9.4 业务分析
9.4.1 统计视频观看数Top10
思路:使用order by按照views字段做一个全局排序即可,同时我们设置只显示前10条。
最终代码:
SELECT
videoid,
views
FROM
video_orc
ORDER BY
views DESC
LIMIT 10;
9.4.2 统计视频类别热度Top10
思路:
(1)即统计每个类别有多少个视频,显示出包含视频最多的前10个类别。
(2)我们需要按照类别group by聚合,然后count组内的videoId个数即可。

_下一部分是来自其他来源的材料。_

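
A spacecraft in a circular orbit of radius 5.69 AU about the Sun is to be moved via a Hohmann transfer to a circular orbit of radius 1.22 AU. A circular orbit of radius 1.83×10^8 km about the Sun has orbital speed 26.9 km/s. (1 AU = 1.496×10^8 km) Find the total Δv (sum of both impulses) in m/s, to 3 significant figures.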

(3)因为当前表结构为:一个视频对应一个或多个类别。所以如果要group by类别,需要先将类别进行列转行(展开),然后再进行count即可。
(4)最后按照热度排序,显示前10条。
最终代码:
SELECT
cate,
COUNT(videoid) n
FROM
(
SELECT
videoid,
cate
FROM
video_orc LATERAL VIEW explode(category) tbl as cate) t1
GROUP BY
cate
ORDER BY
n desc
limit 10;
9.4.3 统计出视频观看数最高的20个视频的所属类别以及类别包含Top20视频的个数
思路:
(1)先找到观看数最高的20个视频所属条目的所有信息,降序排列
(2)把这20条信息中的category分裂出来(列转行)
(3)最后查询视频分类名称和该分类下有多少个Top20的视频
最终代码:
SELECT
cate,
COUNT(videoid) n
FROM
(
SELECT
videoid,
cate
FROM
(
SELECT
videoid,
views,
category
FROM
video_orc
ORDER BY
views DESC
LIMIT 20 ) t1 LATERAL VIEW explode(category) tbl as cate ) t2
GROUP BY
cate
ORDER BY
n DESC;
9.4.4 统计视频观看数Top50所关联视频的所属类别排序
代码:
SELECT
DISTINCT t4.cate,
t5.n
FROM
(
SELECT
explode(category) cate
FROM
(
SELECT
DISTINCT t2.videoid,
v.category
FROM
(
SELECT
explode(relatedid) videoid
FROM
(
SELECT
videoid,
views,
relatedid
FROM
video_orc
ORDER BY
views DESC
LIMIT 50 ) t1 ) t2
JOIN video_orc v on
t2.videoid = v.videoid ) t3 ) t4
JOIN (
SELECT
cate,
COUNT(videoid) n
FROM
(
SELECT
videoid,
cate
FROM
video_orc LATERAL VIEW explode(category) tbl as cate) g1
GROUP BY
cate ) t5 ON
t4.cate = t5.cate
ORDER BY
t5.n DESC;
9.4.5 统计每个类别中的视频热度Top10,以Music为例
思路:
(1)要想统计Music类别中的视频热度Top10,需要先找到Music类别,那么就需要将category展开,所以可以创建一张表用于存放categoryId展开的数据。
(2)向category展开的表中插入数据。
(3)统计对应类别(Music)中的视频热度。
最终代码:
创建表类别表:
create table gulivideo_category(
videoId string,
uploader string,
age int,
categoryId string,
length int,
views int,
rate float,
ratings int,
comments int,
relatedId array<string>)
row format delimited
fields terminated by "\t"
collection items terminated by "&"
stored as orc;
向类别表中插入数据:
insert into table gulivideo_category
select
videoId,
uploader,
age,
categoryId,
length,
views,
rate,
ratings,
comments,
relatedId
from
gulivideo_orc lateral view explode(category) catetory as categoryId;
统计Music类别的Top10(也可以统计其他)
select
videoId,
views
from
gulivideo_category
where
categoryId = "Music"
order by
views
desc limit
10;
9.4.6 统计每个类别视频观看数Top10
最终代码:
SELECT
cate,
videoid,
views
FROM
(
SELECT
cate,
videoid,
views,
RANK() OVER(PARTITION BY cate
ORDER BY
views DESC) hot
FROM
video_category ) t1
WHERE
hot <= 10;